Republican politicians including Illinois’ Sen. Chuck Percy, Michigan Gov. George Romney, New York Gov. Nelson Rockefeller, Pennsylvania Gov. William Scranton, and Oregon Sen. Mark Hatfield in the 1960s and ’70s became just a few of the outspoken critics of the Vietnam War.

Republican President Richard Nixon in 1970 established the Environmental Protection Agency.

Republicans on the U.S. Supreme Court – Warren Burger, Harry Blackmun and Potter Stewart – were crucial to 1973’s“Roe v. Wade” decision legalizing abortion.

And Republican President Ronald Reagan in the 1980s raised taxes 11 times during his two terms, according to friend and colleague Alan Simpson, Republican Senator from Wyoming.

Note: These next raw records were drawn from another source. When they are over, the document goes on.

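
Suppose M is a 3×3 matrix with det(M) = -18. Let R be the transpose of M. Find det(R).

det(Mᵀ) = det(M).
det(R) = (1)·(-18) = -18

-18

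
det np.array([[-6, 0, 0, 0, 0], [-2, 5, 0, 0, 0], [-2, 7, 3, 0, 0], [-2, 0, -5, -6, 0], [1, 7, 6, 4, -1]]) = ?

-540

The matrix is lower triangular, so the determinant is the product of the diagonal entries:
det = (-6) · (5) · (3) · (-6) · (-1) = -540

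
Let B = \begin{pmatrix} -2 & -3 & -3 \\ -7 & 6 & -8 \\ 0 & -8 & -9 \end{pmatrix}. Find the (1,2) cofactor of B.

Delete row 1 and column 2; the remaining 2×2 submatrix is [-7 -8; 0 -9].
Its determinant is (-7)·(-9) − (-8)·0 = 63.
The cofactor carries sign (−1)^(1+2) = −1, so C_{1,2} = −(63) = -63.

-63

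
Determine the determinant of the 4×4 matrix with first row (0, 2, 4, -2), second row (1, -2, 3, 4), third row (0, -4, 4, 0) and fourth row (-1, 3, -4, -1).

Expand along row 3 (it has 2 zeros):
  − (-4) · M_32   where M_32 = det([0 4 -2; 1 3 4; -1 -4 -1]) = -10
  + (4) · M_33   where M_33 = det([0 2 -2; 1 -2 4; -1 3 -1]) = -8
det = (-1)·(-4)·(-10) + (+1)·(4)·(-8) = -72

-72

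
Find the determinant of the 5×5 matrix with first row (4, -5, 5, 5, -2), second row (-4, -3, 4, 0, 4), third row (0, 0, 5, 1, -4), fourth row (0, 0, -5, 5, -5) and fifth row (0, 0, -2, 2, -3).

960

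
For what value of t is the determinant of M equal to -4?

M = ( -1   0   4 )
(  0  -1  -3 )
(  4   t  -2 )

6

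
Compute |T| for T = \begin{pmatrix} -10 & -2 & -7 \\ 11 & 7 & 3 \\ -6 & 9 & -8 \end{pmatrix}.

Expand along column 1:
  + (-10) · |7 3; 9 -8| = (-10)·(-56 − 27) = 830
  − 11 · |-2 -7; 9 -8| = −11·(16 − (-63)) = -869
  + (-6) · |-2 -7; 7 3| = (-6)·(-6 − (-49)) = -258
Sum: (830) + (-869) + (-258) = -297

-297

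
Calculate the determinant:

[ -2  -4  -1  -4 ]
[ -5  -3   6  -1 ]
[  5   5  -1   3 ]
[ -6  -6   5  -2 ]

Expand along row 1:
  + (-2) · M_11   where M_11 = det([-3 6 -1; 5 -1 3; -6 5 -2]) = -28
  − (-4) · M_12   where M_12 = det([-5 6 -1; 5 -1 3; -6 5 -2]) = -2
  + (-1) · M_13   where M_13 = det([-5 -3 -1; 5 5 3; -6 -6 -2]) = -16
  − (-4) · M_14   where M_14 = det([-5 -3 6; 5 5 -1; -6 -6 5]) = -38
det = (+1)·(-2)·(-28) + (-1)·(-4)·(-2) + (+1)·(-1)·(-16) + (-1)·(-4)·(-38) = -88

-88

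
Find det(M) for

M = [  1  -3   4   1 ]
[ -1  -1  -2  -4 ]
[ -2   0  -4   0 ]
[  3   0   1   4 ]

|M| = -146

Expand along row 3 (it has 2 zeros):
  + (-2) · M_31   where M_31 = det([-3 4 1; -1 -2 -4; 0 1 4]) = 27
  + (-4) · M_33   where M_33 = det([1 -3 1; -1 -1 -4; 3 0 4]) = 23
det = (+1)·(-2)·(27) + (+1)·(-4)·(23) = -146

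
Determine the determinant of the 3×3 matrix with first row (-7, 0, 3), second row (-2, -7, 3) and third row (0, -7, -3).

-252

Expand along column 1:
  + (-7) · |-7 3; -7 -3| = (-7)·(21 − (-21)) = -294
  − (-2) · |0 3; -7 -3| = −(-2)·(0 − (-21)) = 42
Sum: (-294) + (42) = -252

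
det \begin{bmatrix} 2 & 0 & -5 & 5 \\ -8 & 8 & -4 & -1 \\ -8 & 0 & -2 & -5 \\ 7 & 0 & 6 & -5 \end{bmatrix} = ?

Expand along column 2 (it has 3 zeros):
  + (8) · M_22   where M_22 = det([2 -5 5; -8 -2 -5; 7 6 -5]) = 285
det = (+1)·(8)·(285) = 2280

2280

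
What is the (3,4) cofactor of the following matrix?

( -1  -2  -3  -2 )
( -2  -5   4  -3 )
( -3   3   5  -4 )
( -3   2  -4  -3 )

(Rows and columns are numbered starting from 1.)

Delete row 3 and column 4; the remaining 3×3 submatrix is [-1 -2 -3; -2 -5 4; -3 2 -4].
Its determinant is 85.
The cofactor carries sign (−1)^(3+4) = −1, so C_{3,4} = −(85) = -85.

-85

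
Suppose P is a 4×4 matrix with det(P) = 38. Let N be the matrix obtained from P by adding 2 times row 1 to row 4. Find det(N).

det(N) = 38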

Reagan has been mythologized as a staunch tax-cutter who trimmed federal spending – an assertion his biographer Douglas Brinkley says is “false. It didn’t happen that way.” In fact, Reagan’s Director of the Office of Management and Budget, David Stockman, told NPR, “I wouldn’t call it merely airbrushing. I would call it outright revisionism if not fabrication of history.”

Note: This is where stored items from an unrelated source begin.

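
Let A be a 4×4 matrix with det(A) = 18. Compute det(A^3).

det(A^3) = (det A)^3 = (18)^3 = 5832

5832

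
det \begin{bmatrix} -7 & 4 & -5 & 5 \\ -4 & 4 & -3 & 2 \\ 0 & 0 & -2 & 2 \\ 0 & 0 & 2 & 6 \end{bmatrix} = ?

The matrix is block upper-triangular with a 2×2 block and a 2×2 block on the diagonal, so its determinant equals the product of the determinants of the diagonal blocks.
det of the 2×2 block = -12
det of the 2×2 block = -16
det = (-12)·(-16) = 192

The determinant is 192.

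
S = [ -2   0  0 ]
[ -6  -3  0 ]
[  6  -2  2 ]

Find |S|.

S is lower triangular, so det(S) is the product of the diagonal entries:
det = (-2) · (-3) · (2) = 12

The determinant is 12.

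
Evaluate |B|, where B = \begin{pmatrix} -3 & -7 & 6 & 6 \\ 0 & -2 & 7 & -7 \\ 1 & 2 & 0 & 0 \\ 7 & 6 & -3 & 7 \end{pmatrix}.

Expand along row 3 (it has 2 zeros):
  + (1) · M_31   where M_31 = det([-7 6 6; -2 7 -7; 6 -3 7]) = -580
  − (2) · M_32   where M_32 = det([-3 6 6; 0 7 -7; 7 -3 7]) = -672
det = (+1)·(1)·(-580) + (-1)·(2)·(-672) = 764

det(B) = 764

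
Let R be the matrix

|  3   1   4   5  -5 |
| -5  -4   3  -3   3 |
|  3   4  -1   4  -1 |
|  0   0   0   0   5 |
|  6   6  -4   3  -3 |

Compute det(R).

Expand along row 4 (it has 4 zeros):
  − (5) · M_45   where M_45 = det([3 1 4 5; -5 -4 3 -3; 3 4 -1 4; 6 6 -4 3]) = 76
det = (-1)·(5)·(76) = -380

-380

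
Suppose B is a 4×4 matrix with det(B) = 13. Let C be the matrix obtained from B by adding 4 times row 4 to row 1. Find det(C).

Adding a multiple of one row to another leaves the determinant unchanged.
det(C) = (1)·(13) = 13

13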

Republicans who’d take such positions in 2015 would probably be called RINOs (“Republican in Name Only”), the criticism endured by the late Jim Brady – Reagan’s Press Secretary who after being wounded in the 1981 assassination attempt championed for common-sense gun control – and conservative Republican attorney Ted Olson – the winning “Bush v. Gore” lawyer and ex-Solicitor General who’s represented same-sex marriage partners in the run-up to the imminent Supreme Court case.

Few such actions would be taken by the 21st century’s national Republican politicians, who seemingly are cowardly, afraid of alienating influential corporations and campaign contributors, or so keen on staying in office they’ll do almost anything. Arguably, the same could be said of Democrats, of course, but it’s sad to see Republicans’ great heritage betrayed.